I know that if $B$ is a basis for $\mathbf V$, there exist unique scalars $\alpha_1, \dots , \alpha_n$ with the desired property I wonder if the reverse proposition(vice versa proposition) is also true.
Can you show the proof that the reverse proposition(vice versa proposition) is also true?
On
This is very easy and follows almost from the definition of basis.
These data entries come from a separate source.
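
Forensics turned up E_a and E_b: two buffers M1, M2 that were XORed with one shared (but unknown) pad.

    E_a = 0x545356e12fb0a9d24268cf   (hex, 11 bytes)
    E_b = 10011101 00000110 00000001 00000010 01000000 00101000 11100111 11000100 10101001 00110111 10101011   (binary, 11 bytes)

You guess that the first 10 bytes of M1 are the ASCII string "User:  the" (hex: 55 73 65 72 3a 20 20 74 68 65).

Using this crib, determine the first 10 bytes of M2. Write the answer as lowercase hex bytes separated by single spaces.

First, E_a ⊕ E_b = (M1 ⊕ K) ⊕ (M2 ⊕ K) = M1 ⊕ M2, so the key drops out. Then M2 = (M1 ⊕ M2) ⊕ M1 over the first 10 bytes.
byte 0: (54 xor 9d) xor 55 = c9 xor 55 = 9c
byte 1: (53 xor 06) xor 73 = 55 xor 73 = 26
byte 2: (56 xor 01) xor 65 = 57 xor 65 = 32
byte 3: (e1 xor 02) xor 72 = e3 xor 72 = 91
byte 4: (2f xor 40) xor 3a = 6f xor 3a = 55
byte 5: (b0 xor 28) xor 20 = 98 xor 20 = b8
byte 6: (a9 xor e7) xor 20 = 4e xor 20 = 6e
byte 7: (d2 xor c4) xor 74 = 16 xor 74 = 62
byte 8: (42 xor a9) xor 68 = eb xor 68 = 83
byte 9: (68 xor 37) xor 65 = 5f xor 65 = 3a

9c 26 32 91 55 b8 6e 62 83 3a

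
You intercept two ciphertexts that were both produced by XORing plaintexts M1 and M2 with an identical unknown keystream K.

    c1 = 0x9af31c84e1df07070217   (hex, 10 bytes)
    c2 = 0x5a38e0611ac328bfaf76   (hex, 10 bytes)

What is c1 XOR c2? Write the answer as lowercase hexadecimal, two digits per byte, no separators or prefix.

c0cbfce5fb1c2fb8ad61

c1 ⊕ c2 = (M1 ⊕ K) ⊕ (M2 ⊕ K) = M1 ⊕ M2 — the shared key cancels under XOR.
10011010 ^ 01011010 = 11000000
11110011 ^ 00111000 = 11001011
00011100 ^ 11100000 = 11111100
10000100 ^ 01100001 = 11100101
11100001 ^ 00011010 = 11111011
11011111 ^ 11000011 = 00011100
00000111 ^ 00101000 = 00101111
00000111 ^ 10111111 = 10111000
00000010 ^ 10101111 = 10101101
00010111 ^ 01110110 = 01100001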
Suppose that $B=\lbrace x_1,\ldots,x_n\rbrace$ is the basis, and that a vector $x$ is written as $$x=\alpha_1x_1+\ldots +\alpha_n x_n=\beta_1 x_1 +\ldots \beta_n x_n$$this implies $$(\alpha_1-\beta_1)x_1 +\ldots +(\alpha_n - \beta_n)x_n=\overrightarrow{0}$$ However since $\lbrace x_1,\ldots,x_n\rbrace$ is a basis all its vectors are linearly independent, so $\alpha_i-\beta_i=0$ for all $i=1,\ldots,n$ follows.
If there exists unique scalars for each $v$ such that $v=\alpha_1v_1+\cdots+\alpha_nv_n$, then the only scalars for $v=0$ are $\alpha _1=\cdots =\alpha_n=0$. Thus the $v_1,\dots,v_n$ are linearly independent.